It was a busy Sunday afternoon and I’m at Lowe’s looking for a new water softener for our home. The product was on display, but not a soul wearing the red and blue vest was nearby to answer a few questions. Not to worry, I whipped out my iPhone, scanned the bar code on the box, and got the basic info I needed to get me started.
A few feet away, a couple were looking at the screen of their phone, discovering that whatever store they were looking for didn’t have a location nearby.
No surprise to anyone trying to find knowledgeable help in a retail store these days, smartphones have replaced interaction with store personnel.
“Mobile In-Store Research: How in-store shoppers are using mobile devices,” a new study from the Google Shopper Council, says 84 percent of mobile shoppers use their phones to help make better purchases while in physical stores.
The report says 82 percent of respondents used mobile search to find information about products. Comparing prices (53 percent), seeking offers and promotions (39 percent), finding locations of other stores (36 percent) and getting hours of the store (35 percent) were other top uses.
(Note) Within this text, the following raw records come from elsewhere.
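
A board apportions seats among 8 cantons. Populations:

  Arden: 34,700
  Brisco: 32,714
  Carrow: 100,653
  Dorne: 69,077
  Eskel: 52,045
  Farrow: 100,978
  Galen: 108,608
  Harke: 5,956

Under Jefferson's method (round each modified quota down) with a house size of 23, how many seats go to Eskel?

2

Standard divisor 504731/23 ≈ 21944.826; standard quotas: Arden 1.581, Brisco 1.491, Carrow 4.587, Dorne 3.148, Eskel 2.372, Farrow 4.601, Galen 4.949, Harke 0.271.
Rounding down gives 1, 1, 4, 3, 2, 4, 4, 0 = 19 seats, so the divisor must be adjusted.
With modified divisor 17700: modified quotas Arden 1.960, Brisco 1.848, Carrow 5.687, Dorne 3.903, Eskel 2.940, Farrow 5.705, Galen 6.136, Harke 0.336.
Rounding down: Arden 1, Brisco 1, Carrow 5, Dorne 3, Eskel 2, Farrow 5, Galen 6, Harke 0 (total 23).
Eskel receives 2.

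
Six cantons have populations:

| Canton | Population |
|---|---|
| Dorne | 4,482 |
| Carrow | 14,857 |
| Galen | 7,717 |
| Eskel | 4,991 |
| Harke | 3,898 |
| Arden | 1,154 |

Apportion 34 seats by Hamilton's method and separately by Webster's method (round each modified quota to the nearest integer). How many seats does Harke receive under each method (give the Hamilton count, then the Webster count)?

3 and 4

Hamilton: Dorne 4, Carrow 14, Galen 7, Eskel 5, Harke 3, Arden 1.
Webster: Dorne 4, Carrow 13, Galen 7, Eskel 5, Harke 4, Arden 1.
Harke gets 3 under Hamilton and 4 under Webster.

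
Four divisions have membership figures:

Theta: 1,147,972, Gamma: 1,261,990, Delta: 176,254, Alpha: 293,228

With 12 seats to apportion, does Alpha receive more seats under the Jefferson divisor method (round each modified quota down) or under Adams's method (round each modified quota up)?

Adams

Jefferson: Theta 5, Gamma 6, Delta 0, Alpha 1.
Adams: Theta 4, Gamma 5, Delta 1, Alpha 2.
Alpha gets 1 under Jefferson and 2 under Adams.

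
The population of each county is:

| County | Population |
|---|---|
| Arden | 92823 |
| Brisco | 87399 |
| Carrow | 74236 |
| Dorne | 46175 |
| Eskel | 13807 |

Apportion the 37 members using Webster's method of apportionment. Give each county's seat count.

Standard divisor 314440/37 ≈ 8498.378; standard quotas: Arden 10.922, Brisco 10.284, Carrow 8.735, Dorne 5.433, Eskel 1.625.
Rounding to the nearest integer gives Arden 11, Brisco 10, Carrow 9, Dorne 5, Eskel 2 — total 37, matching the house size, so no adjustment is needed.

Arden=11, Brisco=10, Carrow=9, Dorne=5, Eskel=2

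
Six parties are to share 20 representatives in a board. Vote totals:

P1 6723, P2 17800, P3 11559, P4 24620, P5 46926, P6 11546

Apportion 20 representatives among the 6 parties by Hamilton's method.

P1: 1, P2: 3, P3: 2, P4: 4, P5: 8, P6: 2

Standard divisor: 119174 ÷ 20 ≈ 5958.7.
Standard quotas: P1 1.1283, P2 2.9872, P3 1.9399, P4 4.1318, P5 7.8752, P6 1.9377.
Lower quotas: P1 1, P2 2, P3 1, P4 4, P5 7, P6 1 (sum 16, leaving 4 seats).
Remainders in descending order: P2 0.9872, P3 0.9399, P6 0.9377, P5 0.8752, P4 0.1318, P1 0.1283.
Largest remainders: P2, P3, P6, P5 receive the extra seats.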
The study discovered that one-third of respondents would rather consult their phone than ask a person for information in store, assuming anyone was available.
By the way, I never found anyone at Lowe’s to get my “how much to install it” question answered. A subsequent stop at Sears down the street was met by a real live person in appliances who was trained about the product, handed me some literature, reassured me that the installer knew what he was doing, and made some recommendations, all which resulted in a sale. While I was there, I picked up a garage door opener, too.